Let me emphasize the reality of this situation from the author side: I cannot prove every sale that should exist in the system because many are made by people I do not know, at events I host, or as a result of promotional efforts that generate dispersed purchases. That is precisely why independent authors must rely on distributor reporting. When the reporting appears to fail, the author is left with no meaningful recourse unless the publisher intervenes at the distributor level. And without accurate reporting, it becomes impossible to manage growth, plan marketing, evaluate performance, or credibly represent one’s traction to potential adaptation partners. I am pleading for help—not theatrics, not vague reassurance, but direct action.
For the avoidance of doubt, this letter is not an accusation of intentional wrongdoing by Xlibris. It is a demand for due diligence, transparency, and a remedy—because the practical consequence of inaccurate reporting is that I am being asked to operate a business without reliable accounting visibility.

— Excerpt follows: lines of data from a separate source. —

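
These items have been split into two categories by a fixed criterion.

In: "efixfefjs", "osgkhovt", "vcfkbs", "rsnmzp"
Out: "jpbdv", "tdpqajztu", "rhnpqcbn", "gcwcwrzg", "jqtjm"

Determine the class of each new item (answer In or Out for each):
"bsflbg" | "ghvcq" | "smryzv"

'In' ⟺ contains 's'.

In, Out, In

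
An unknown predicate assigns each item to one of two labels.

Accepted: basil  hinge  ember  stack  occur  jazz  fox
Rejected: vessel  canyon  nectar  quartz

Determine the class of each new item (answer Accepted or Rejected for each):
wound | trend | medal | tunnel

Accepted, Accepted, Accepted, Rejected

The pattern is that an item is 'Accepted' exactly when: length ≤ 5.
Accepted: wound, since length 5.
Accepted: trend, since length 5.
Accepted: medal, since length 5.
Rejected: tunnel, since length 6.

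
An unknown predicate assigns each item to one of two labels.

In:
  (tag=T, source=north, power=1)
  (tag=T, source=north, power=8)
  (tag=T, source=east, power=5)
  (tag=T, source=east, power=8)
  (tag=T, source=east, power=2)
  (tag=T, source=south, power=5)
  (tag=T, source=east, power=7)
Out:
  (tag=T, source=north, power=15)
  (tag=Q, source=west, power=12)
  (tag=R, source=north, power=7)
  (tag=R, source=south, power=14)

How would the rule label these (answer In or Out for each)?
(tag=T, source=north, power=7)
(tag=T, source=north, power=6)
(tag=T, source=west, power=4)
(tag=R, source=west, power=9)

The distinguishing property — tag is T AND power ≤ 8 — holds for all the 'In' cases and none of the 'Out' cases.
(tag=T, source=north, power=7): tag is T, power = 7 — qualifies, so In. (tag=T, source=north, power=6): tag is T, power = 6 — qualifies, so In. (tag=T, source=west, power=4): tag is T, power = 4 — qualifies, so In. (tag=R, source=west, power=9): tag is R, power = 9 — does not satisfy this, so Out.

In, In, In, Out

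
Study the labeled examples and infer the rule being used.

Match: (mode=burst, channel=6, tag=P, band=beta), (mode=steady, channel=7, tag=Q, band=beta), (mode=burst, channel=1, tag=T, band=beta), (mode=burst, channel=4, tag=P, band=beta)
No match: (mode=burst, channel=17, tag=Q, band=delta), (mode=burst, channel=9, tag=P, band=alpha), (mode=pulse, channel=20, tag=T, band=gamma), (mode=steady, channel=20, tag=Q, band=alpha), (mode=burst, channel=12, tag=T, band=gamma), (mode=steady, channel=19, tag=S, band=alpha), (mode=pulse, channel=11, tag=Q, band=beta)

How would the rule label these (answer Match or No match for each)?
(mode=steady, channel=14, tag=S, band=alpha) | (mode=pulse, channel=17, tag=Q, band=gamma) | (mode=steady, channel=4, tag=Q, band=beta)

The rule appears to be: channel ≤ 7.
(mode=steady, channel=14, tag=S, band=alpha): No match (channel = 14). (mode=pulse, channel=17, tag=Q, band=gamma): No match (channel = 17). (mode=steady, channel=4, tag=Q, band=beta): Match (channel = 4).

No match, No match, Match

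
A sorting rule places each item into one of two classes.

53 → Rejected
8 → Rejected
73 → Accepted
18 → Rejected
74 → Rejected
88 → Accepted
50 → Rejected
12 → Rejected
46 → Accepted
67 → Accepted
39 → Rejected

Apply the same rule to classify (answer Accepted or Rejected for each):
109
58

Accepted, Accepted

One predicate separates the groups cleanly: ≡ 1 (mod 3).
109: Accepted (109 mod 3 = 1). 58: Accepted (58 mod 3 = 1).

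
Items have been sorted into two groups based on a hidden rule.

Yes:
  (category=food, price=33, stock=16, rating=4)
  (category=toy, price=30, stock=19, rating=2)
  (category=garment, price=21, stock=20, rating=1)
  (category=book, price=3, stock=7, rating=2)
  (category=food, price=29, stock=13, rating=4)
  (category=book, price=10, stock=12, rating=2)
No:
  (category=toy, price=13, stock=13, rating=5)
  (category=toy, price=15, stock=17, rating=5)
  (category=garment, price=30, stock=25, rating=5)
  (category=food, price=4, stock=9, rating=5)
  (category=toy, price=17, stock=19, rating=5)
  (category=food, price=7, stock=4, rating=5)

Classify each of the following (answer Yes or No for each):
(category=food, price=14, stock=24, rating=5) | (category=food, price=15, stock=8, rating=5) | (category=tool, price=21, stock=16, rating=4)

The common property of the 'Yes' items is: rating ≤ 4. No 'No' item has it.
(category=food, price=14, stock=24, rating=5) — rating = 5, hence No.
(category=food, price=15, stock=8, rating=5) — rating = 5, hence No.
(category=tool, price=21, stock=16, rating=4) — rating = 4, hence Yes.

No, No, Yes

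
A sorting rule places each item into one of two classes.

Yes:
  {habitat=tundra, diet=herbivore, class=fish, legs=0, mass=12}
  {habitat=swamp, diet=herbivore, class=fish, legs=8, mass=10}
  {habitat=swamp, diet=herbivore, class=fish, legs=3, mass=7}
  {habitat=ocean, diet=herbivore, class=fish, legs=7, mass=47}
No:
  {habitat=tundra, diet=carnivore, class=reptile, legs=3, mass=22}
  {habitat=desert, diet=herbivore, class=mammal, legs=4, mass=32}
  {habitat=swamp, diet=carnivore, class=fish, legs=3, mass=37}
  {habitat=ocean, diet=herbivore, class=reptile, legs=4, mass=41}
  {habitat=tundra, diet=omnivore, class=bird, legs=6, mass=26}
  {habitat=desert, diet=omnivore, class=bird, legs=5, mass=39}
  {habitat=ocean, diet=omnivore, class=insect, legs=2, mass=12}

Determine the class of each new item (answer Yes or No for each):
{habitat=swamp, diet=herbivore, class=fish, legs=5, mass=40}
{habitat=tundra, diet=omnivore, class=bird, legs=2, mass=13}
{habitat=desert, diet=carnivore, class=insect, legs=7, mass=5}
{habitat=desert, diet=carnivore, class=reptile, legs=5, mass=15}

All 'Yes' examples share one property — class is fish AND diet is herbivore — and every 'No' example lacks it.
{habitat=swamp, diet=herbivore, class=fish, legs=5, mass=40}: class is fish, diet is herbivore, checks out → Yes. {habitat=tundra, diet=omnivore, class=bird, legs=2, mass=13}: class is bird, diet is omnivore, does not satisfy this → No. {habitat=desert, diet=carnivore, class=insect, legs=7, mass=5}: class is insect, diet is carnivore, does not satisfy this → No. {habitat=desert, diet=carnivore, class=reptile, legs=5, mass=15}: class is reptile, diet is carnivore, does not satisfy this → No.

Yes, No, No, No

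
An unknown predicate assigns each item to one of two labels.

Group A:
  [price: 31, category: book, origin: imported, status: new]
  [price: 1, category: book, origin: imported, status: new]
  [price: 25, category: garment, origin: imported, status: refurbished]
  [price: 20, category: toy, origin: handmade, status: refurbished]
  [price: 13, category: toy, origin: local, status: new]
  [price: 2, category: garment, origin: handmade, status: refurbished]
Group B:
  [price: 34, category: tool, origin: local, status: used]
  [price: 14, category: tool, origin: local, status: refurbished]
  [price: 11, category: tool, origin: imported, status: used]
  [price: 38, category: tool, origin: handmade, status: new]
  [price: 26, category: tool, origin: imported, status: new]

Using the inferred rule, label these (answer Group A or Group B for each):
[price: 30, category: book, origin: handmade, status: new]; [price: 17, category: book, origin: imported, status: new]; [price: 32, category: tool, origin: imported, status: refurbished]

The simplest hypothesis consistent with all the labels is: category is not tool.
[price: 30, category: book, origin: handmade, status: new] — category is book, hence Group A. [price: 17, category: book, origin: imported, status: new] — category is book, hence Group A. [price: 32, category: tool, origin: imported, status: refurbished] — category is tool, hence Group B.

Group A, Group A, Group B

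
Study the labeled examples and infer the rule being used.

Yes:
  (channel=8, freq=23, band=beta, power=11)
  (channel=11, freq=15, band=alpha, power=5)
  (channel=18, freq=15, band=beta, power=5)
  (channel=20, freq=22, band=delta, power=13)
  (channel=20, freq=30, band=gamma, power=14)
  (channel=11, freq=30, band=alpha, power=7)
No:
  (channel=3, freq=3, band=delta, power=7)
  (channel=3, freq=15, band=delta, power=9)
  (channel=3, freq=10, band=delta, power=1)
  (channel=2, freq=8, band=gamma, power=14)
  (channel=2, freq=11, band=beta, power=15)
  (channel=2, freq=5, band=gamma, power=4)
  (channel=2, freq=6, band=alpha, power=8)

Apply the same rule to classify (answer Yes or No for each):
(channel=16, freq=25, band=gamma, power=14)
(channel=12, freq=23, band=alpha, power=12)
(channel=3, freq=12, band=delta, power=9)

The common property of the 'Yes' items is: channel ≥ 8. No 'No' item has it.

Yes, Yes, No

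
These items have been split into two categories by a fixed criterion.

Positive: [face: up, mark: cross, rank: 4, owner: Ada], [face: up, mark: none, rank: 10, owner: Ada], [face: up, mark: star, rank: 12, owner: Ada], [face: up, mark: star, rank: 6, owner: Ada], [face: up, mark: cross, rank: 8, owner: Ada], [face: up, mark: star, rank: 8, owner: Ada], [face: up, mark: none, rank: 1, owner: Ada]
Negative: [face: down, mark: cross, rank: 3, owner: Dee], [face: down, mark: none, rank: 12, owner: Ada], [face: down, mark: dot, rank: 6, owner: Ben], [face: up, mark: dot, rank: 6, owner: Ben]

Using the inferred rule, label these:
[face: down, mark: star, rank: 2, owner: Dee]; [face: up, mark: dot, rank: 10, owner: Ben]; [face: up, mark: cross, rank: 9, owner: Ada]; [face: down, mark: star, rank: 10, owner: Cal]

Negative, Negative, Positive, Negative

The rule appears to be: face is up AND owner is Ada.
[face: down, mark: star, rank: 2, owner: Dee]: face is down, owner is Dee, does not pass → Negative. [face: up, mark: dot, rank: 10, owner: Ben]: face is up, owner is Ben, does not pass → Negative. [face: up, mark: cross, rank: 9, owner: Ada]: face is up, owner is Ada, satisfies this → Positive. [face: down, mark: star, rank: 10, owner: Cal]: face is down, owner is Cal, does not pass → Negative.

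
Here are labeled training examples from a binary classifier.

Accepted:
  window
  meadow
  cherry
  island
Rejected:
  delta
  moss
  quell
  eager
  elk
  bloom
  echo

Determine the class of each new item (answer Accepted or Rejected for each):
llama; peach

Rejected, Rejected

The rule appears to be: length 6.
llama: Rejected (length 5). peach: Rejected (length 5).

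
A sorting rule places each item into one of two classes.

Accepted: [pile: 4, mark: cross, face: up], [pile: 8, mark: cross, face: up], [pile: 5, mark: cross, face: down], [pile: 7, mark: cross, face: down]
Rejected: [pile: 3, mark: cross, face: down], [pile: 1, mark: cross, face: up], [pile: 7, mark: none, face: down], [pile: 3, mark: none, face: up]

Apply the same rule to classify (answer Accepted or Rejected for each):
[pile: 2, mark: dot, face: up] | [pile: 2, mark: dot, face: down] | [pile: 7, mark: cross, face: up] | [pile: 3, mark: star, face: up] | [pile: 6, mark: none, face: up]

The pattern is that an item is 'Accepted' exactly when: mark is cross AND pile ≥ 4.
[pile: 2, mark: dot, face: up]: mark is dot, pile = 2 — does not pass, so Rejected.
[pile: 2, mark: dot, face: down]: mark is dot, pile = 2 — does not pass, so Rejected.
[pile: 7, mark: cross, face: up]: mark is cross, pile = 7 — checks out, so Accepted.
[pile: 3, mark: star, face: up]: mark is star, pile = 3 — does not pass, so Rejected.
[pile: 6, mark: none, face: up]: mark is none, pile = 6 — does not pass, so Rejected.

Rejected, Rejected, Accepted, Rejected, Rejected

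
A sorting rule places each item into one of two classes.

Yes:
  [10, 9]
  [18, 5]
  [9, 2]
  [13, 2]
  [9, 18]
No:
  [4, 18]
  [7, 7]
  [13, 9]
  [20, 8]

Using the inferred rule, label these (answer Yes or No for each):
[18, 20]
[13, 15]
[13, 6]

No, No, Yes

The classifier is using: sum is odd.
[18, 20] → 18+20 = 38 → No. [13, 15] → 13+15 = 28 → No. [13, 6] → 13+6 = 19 → Yes.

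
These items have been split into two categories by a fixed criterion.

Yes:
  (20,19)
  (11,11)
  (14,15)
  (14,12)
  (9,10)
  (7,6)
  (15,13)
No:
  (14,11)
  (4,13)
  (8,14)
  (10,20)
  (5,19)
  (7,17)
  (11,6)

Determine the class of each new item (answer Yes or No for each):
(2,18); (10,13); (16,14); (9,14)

No, No, Yes, No

The rule appears to be: |first − second| ≤ 2.
No: (2,18), since |2−18| = 16.
No: (10,13), since |10−13| = 3.
Yes: (16,14), since |16−14| = 2.
No: (9,14), since |9−14| = 5.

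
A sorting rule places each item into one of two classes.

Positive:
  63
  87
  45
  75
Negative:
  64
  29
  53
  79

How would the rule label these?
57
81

Positive, Positive

The simplest hypothesis consistent with all the labels is: multiple of 3.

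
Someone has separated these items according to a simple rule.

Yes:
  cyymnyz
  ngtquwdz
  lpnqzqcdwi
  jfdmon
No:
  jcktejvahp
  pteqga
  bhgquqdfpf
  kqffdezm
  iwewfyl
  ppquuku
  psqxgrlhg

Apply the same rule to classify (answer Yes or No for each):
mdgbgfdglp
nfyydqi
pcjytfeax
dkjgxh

No, Yes, No, No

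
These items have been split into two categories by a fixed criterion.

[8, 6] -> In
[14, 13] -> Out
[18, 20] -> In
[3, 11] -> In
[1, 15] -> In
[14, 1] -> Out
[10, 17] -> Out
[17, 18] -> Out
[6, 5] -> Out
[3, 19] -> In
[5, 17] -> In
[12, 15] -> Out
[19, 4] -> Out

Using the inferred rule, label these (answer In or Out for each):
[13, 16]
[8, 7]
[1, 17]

Out, Out, In

All 'In' examples share one property — sum is even — and every 'Out' example lacks it.
[13, 16] → 13+16 = 29 → Out. [8, 7] → 8+7 = 15 → Out. [1, 17] → 1+17 = 18 → In.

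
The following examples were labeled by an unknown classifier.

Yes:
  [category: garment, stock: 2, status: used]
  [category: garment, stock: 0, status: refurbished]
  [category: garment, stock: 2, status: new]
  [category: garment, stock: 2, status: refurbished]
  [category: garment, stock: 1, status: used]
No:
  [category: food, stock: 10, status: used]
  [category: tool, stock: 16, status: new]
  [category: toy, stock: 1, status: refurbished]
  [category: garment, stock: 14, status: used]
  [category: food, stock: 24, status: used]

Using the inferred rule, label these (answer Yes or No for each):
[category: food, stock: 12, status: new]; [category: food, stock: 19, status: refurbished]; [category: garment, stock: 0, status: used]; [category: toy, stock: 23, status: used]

The rule appears to be: category is garment AND stock ≤ 2.
[category: food, stock: 12, status: new]: No (category is food, stock = 12). [category: food, stock: 19, status: refurbished]: No (category is food, stock = 19). [category: garment, stock: 0, status: used]: Yes (category is garment, stock = 0). [category: toy, stock: 23, status: used]: No (category is toy, stock = 23).

No, No, Yes, No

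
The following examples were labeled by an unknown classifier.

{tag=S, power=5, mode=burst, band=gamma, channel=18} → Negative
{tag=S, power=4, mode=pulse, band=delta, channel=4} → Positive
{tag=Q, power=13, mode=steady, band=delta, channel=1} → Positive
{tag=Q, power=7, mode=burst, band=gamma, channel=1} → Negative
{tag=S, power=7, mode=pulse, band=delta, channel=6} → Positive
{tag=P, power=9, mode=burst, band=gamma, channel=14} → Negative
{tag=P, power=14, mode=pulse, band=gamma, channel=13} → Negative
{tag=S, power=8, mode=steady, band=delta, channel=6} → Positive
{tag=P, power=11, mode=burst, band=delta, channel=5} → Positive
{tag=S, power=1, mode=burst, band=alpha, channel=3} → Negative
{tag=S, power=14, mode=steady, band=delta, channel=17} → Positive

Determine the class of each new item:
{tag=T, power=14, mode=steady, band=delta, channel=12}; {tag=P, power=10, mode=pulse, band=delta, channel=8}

The common property of the 'Positive' items is: band is delta. No 'Negative' item has it.
{tag=T, power=14, mode=steady, band=delta, channel=12}: band is delta, passes → Positive.
{tag=P, power=10, mode=pulse, band=delta, channel=8}: band is delta, passes → Positive.

Positive, Positive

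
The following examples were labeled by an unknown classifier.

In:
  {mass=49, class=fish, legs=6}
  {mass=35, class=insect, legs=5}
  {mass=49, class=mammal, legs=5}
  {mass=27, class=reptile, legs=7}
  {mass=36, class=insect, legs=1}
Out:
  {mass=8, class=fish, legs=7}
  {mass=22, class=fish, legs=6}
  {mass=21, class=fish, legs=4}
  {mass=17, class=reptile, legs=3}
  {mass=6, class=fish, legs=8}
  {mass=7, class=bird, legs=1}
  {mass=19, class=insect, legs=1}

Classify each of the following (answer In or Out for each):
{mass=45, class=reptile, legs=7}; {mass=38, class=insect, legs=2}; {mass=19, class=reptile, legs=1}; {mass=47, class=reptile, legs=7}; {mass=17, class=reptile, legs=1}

The pattern is that an item is 'In' exactly when: mass ≥ 27.
In: {mass=45, class=reptile, legs=7}, since mass = 45.
In: {mass=38, class=insect, legs=2}, since mass = 38.
Out: {mass=19, class=reptile, legs=1}, since mass = 19.
In: {mass=47, class=reptile, legs=7}, since mass = 47.
Out: {mass=17, class=reptile, legs=1}, since mass = 17.

In, In, Out, In, Out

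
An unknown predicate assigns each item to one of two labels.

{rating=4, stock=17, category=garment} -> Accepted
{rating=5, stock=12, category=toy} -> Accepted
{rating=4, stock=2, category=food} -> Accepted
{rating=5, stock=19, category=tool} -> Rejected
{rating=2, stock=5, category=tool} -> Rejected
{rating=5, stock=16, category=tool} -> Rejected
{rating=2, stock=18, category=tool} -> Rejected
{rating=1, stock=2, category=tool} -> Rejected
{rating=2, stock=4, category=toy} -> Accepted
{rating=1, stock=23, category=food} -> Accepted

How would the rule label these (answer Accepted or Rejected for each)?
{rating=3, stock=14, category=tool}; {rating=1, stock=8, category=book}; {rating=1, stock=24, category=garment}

Rejected, Accepted, Accepted

Every 'Accepted' example satisfies: category is not tool. None of the 'Rejected' examples do.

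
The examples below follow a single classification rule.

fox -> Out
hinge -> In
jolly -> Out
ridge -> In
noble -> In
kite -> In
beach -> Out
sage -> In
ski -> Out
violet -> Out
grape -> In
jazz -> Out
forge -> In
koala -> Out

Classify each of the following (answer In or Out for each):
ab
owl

The common property of the 'In' items is: ends with 'e'. No 'Out' item has it.
ab: ends with 'b' — fails this test, so Out. owl: ends with 'l' — fails this test, so Out.

Out, Out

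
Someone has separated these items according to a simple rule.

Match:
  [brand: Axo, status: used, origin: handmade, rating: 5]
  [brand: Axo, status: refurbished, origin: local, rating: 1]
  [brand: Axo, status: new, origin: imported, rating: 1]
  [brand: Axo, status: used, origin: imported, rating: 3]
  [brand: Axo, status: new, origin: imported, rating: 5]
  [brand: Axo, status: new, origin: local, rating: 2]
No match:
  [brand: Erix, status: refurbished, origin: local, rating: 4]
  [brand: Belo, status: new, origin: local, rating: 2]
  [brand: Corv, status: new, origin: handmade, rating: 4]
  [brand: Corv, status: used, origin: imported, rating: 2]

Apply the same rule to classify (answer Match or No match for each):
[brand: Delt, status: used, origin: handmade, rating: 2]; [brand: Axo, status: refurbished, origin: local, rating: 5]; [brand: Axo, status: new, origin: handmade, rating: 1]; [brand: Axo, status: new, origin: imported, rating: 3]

The rule appears to be: brand is Axo.
[brand: Delt, status: used, origin: handmade, rating: 2]: No match (brand is Delt).
[brand: Axo, status: refurbished, origin: local, rating: 5]: Match (brand is Axo).
[brand: Axo, status: new, origin: handmade, rating: 1]: Match (brand is Axo).
[brand: Axo, status: new, origin: imported, rating: 3]: Match (brand is Axo).

No match, Match, Match, Match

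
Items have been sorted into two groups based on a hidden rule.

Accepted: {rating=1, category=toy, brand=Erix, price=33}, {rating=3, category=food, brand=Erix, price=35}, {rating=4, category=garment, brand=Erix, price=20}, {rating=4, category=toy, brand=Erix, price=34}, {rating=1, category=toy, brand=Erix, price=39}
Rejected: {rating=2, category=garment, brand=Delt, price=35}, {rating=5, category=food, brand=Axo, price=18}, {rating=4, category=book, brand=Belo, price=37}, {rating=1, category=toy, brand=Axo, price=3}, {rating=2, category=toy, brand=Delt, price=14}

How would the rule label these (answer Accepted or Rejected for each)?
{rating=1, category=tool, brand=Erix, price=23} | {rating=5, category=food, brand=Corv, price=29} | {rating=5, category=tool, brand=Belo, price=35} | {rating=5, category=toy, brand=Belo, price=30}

Accepted, Rejected, Rejected, Rejected

All 'Accepted' examples share one property — brand is Erix — and every 'Rejected' example lacks it.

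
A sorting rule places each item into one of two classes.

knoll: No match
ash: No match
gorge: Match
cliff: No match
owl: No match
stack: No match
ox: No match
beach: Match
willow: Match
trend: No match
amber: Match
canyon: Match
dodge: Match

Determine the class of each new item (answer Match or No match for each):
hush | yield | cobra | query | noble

No match, Match, Match, Match, Match

'Match' ⟺ has ≥ 2 vowels.
hush: 1 vowel, lacks this property → No match. yield: 2 vowels, meets the rule → Match. cobra: 2 vowels, meets the rule → Match. query: 2 vowels, meets the rule → Match. noble: 2 vowels, meets the rule → Match.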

Please confirm in writing that Xlibris will contact Ingram to open this investigation and provide the name/title of the individual who will own the follow-up on Xlibris’s side. If Xlibris believes there is a different procedure I must follow, then I request that procedure be provided in writing along with the reason Xlibris is declining to initiate the Ingram inquiry.
I appreciate your prompt attention to this matter and look forward to a substantive written response.
Sincerely,
James H. Summers
Author
DarkFictionAuth@gmail.com
502-381-9537
www.peggylanders.com
Boundaries and intent
- This page is: a professional request for reporting clarity, trace verification, and written findings.
- This page is not: an allegation of fraud, misconduct, or intentional misreporting.
- This page is not: a call to harass or contact any employee, contractor, or company representative.
- This page is: focused on process integrity and the practical realities faced by independent authors without representation.
To minimize risk to all parties, I am not publishing private email threads, confidential footers, or internal communications here.
This page may be updated if and when verified information is provided.